Karunanayaka Prasanna R, Holland Scott K, Schmithorst Vincent J, Solodkin Ana, Chen E Elinor, Szaflarski Jerzy P, Plante Elena
Imaging Research Center, Children's Hospital Medical Center, 3333 Burnet Ave. ML 5031, Cincinnati, OH 45229, USA.
Neuroimage. 2007 Jan 1;34(1):349-60. doi: 10.1016/j.neuroimage.2006.08.028. Epub 2006 Oct 24.
The way humans comprehend narrative speech plays an important part in human development and experience. A group of 313 children with ages 5-18 were subjected to a large-scale functional magnetic resonance imaging (fMRI) study in order to investigate the neural correlates of auditory narrative comprehension. The results were analyzed to investigate the age-related brain activity changes involved in the narrative language comprehension circuitry. We found age-related differences in brain activity which may either reflect changes in local neuroplasticity (of the regions involved) in the developing brain or a more global transformation of brain activity related to neuroplasticity. To investigate this issue, Structural Equation Modeling (SEM) was applied to the results obtained from a group independent component analysis (Schmithorst, V.J., Holland, S.K., et al., 2005. Cognitive modules utilized for narrative comprehension in children: a functional magnetic resonance imaging study.

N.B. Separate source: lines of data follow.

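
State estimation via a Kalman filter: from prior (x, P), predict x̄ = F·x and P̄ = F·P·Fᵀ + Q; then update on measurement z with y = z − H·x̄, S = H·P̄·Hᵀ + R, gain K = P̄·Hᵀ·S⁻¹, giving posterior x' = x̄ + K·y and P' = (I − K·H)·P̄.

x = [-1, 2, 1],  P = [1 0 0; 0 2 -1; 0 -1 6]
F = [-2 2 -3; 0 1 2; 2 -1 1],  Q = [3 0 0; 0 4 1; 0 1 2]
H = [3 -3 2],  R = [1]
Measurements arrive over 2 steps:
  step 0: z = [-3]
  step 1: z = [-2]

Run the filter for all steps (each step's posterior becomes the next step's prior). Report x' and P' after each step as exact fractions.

step 0: x' = [357/79, 1753/553, -1950/553], P' = [799/79 453/79 -509/79; 453/79 5347/1106 -1569/1106; -509/79 -1569/1106 8287/1106]
step 1: x' = [116913/64546, 94005/32273, 43389/64546], P' = [609190/290457 1272103/580914 122585/580914; 1272103/580914 3251699/580914 1461185/290457; 122585/580914 1461185/290457 4211231/580914]

step 0: x̄ = F·x = [3, 4, -3]
step 0: P̄ = F·P·Fᵀ + Q = [81 -33 -31; -33 26 12; -31 12 16]
step 0: y = z − H·x̄ = [6]
step 0: S = H·P̄·Hᵀ + R = [1106]
step 0: K = P̄·Hᵀ·S⁻¹ = [20/79; -153/1106; -97/1106]
step 0: x' = x̄ + K·y = [357/79, 1753/553, -1950/553]
step 0: P' = (I − K·H)·P̄ = [799/79 453/79 -509/79; 453/79 5347/1106 -1569/1106; -509/79 -1569/1106 8287/1106]
step 1: x̄ = F·x = [4358/553, -2147/553, 185/79]
step 1: P̄ = F·P·Fᵀ + Q = [26613/1106 -24777/1106 494/79; -24777/1106 36643/1106 -137/79; 494/79 -137/79 704/79]
step 1: y = z − H·x̄ = [-23211/553]
step 1: S = H·P̄·Hᵀ + R = [580914/553]
step 1: K = P̄·Hᵀ·S⁻¹ = [84001/580914; -47024/290457; 23107/580914]
step 1: x' = x̄ + K·y = [116913/64546, 94005/32273, 43389/64546]
step 1: P' = (I − K·H)·P̄ = [609190/290457 1272103/580914 122585/580914; 1272103/580914 3251699/580914 1461185/290457; 122585/580914 1461185/290457 4211231/580914]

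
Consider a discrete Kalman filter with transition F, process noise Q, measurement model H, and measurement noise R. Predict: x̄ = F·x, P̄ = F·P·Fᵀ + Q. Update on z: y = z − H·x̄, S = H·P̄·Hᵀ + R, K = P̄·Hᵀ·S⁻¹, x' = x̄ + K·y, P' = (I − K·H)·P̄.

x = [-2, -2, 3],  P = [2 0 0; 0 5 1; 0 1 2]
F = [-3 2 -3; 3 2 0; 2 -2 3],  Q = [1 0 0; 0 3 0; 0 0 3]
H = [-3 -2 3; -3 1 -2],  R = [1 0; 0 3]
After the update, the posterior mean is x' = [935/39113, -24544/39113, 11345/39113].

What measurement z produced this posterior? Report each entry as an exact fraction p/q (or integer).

z = [2, -1]

x̄ = F·x = [-7, -10, 9]
P̄ = F·P·Fᵀ + Q = [45 -4 -38; -4 41 -2; -38 -2 37]
S = H·P̄·Hᵀ + R = [1563 189; 189 173]
K = P̄·Hᵀ·S⁻¹ = [-14893/117339 -8820/39113; -23921/234678 34485/78226; 32435/234678 5371/78226]
x' − x̄ = [274726/39113, 366586/39113, -340672/39113] = K·y
y = (KᵀK)⁻¹·Kᵀ·(x' − x̄) = [-66, 6]
z = y + H·x̄ = [-66, 6] + [68, -7] = [2, -1]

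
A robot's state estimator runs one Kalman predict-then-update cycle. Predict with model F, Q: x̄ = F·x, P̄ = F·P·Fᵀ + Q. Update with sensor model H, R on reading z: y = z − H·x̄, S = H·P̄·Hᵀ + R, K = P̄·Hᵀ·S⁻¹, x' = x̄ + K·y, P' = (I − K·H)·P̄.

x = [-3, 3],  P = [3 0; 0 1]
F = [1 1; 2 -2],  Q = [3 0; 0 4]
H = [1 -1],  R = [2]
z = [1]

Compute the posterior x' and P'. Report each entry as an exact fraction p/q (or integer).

x̄ = F·x = [0, -12]
P̄ = F·P·Fᵀ + Q = [7 4; 4 20]
y = z − H·x̄ = [-11]
S = H·P̄·Hᵀ + R = [21]
K = P̄·Hᵀ·S⁻¹ = [1/7; -16/21]
x' = x̄ + K·y = [-11/7, -76/21]
P' = (I − K·H)·P̄ = [46/7 44/7; 44/7 164/21]

x' = [-11/7, -76/21]
P' = [46/7 44/7; 44/7 164/21]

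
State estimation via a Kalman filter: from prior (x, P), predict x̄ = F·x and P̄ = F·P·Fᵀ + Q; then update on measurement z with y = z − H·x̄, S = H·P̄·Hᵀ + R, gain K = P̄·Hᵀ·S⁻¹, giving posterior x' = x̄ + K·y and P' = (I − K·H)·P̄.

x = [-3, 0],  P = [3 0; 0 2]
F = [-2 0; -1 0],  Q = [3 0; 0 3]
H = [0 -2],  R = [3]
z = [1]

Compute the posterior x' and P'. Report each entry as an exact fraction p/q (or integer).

x' = [26/9, -1/9]
P' = [29/3 2/3; 2/3 2/3]

x̄ = F·x = [6, 3]
P̄ = F·P·Fᵀ + Q = [15 6; 6 6]
y = z − H·x̄ = [7]
S = H·P̄·Hᵀ + R = [27]
K = P̄·Hᵀ·S⁻¹ = [-4/9; -4/9]
x' = x̄ + K·y = [26/9, -1/9]
P' = (I − K·H)·P̄ = [29/3 2/3; 2/3 2/3]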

NeuroImage) and the age-related differences were examined in terms of changes in path coefficients between brain regions. The group Independent Component Analysis (ICA) had identified five bilateral task-related components comprising the primary auditory cortex, the mid-superior temporal gyrus, the most posterior aspect of the superior temporal gyrus, the hippocampus, the angular gyrus and the medial aspect of the parietal lobule (precuneus/posterior cingulate). Furthermore, a left-lateralized network (sixth component) was also identified comprising the inferior frontal gyrus (including Broca's area), the inferior parietal lobule, and the medial temporal gyrus. The components (brain regions) for the SEM were identified based on the ICA maps and the results are discussed in light of recent neuroimaging studies corroborating the functional segregation of Broca's and Wernicke's areas and the important role played by the right hemisphere in narrative comprehension. The classical Wernicke-Geschwind (WG) model for speech processing is expanded to a two-route model involving a direct route between Broca's and Wernicke's area and an indirect route involving the parietal lobe.
人类理解叙事性言语的方式在人类发展和体验中起着重要作用。一组313名年龄在5至18岁之间的儿童接受了一项大规模功能性磁共振成像(fMRI)研究,以调查听觉叙事理解的神经关联。对结果进行分析,以研究叙事语言理解电路中与年龄相关的大脑活动变化。我们发现大脑活动存在与年龄相关的差异,这可能反映了发育中大脑局部神经可塑性(所涉及区域的)变化,或者是与神经可塑性相关的大脑活动更全面的转变。为了研究这个问题,结构方程模型(SEM)被应用于从一组独立成分分析中获得的结果(施密霍斯特,V.J.,霍兰德,S.K.等人,2005年。儿童叙事理解所使用的认知模块:一项功能性磁共振成像研究。《神经影像学》),并根据大脑区域之间路径系数的变化来检查与年龄相关的差异。独立成分分析(ICA)识别出了五个双侧任务相关成分,包括初级听觉皮层、颞中回上部、颞上回最后部、海马体、角回和顶叶小叶内侧(楔前叶/后扣带回)。此外,还识别出了一个左侧化网络(第六个成分),包括额下回(包括布洛卡区)、顶下小叶和颞中回。基于ICA图谱确定了用于SEM的成分(大脑区域),并根据最近的神经影像学研究结果进行了讨论,这些研究证实了布洛卡区和韦尼克区的功能分离以及右半球在叙事理解中所起的重要作用。经典的韦尼克 - 杰施温德(WG)言语处理模型扩展为一个双路径模型,涉及布洛卡区和韦尼克区之间的直接路径以及涉及顶叶的间接路径。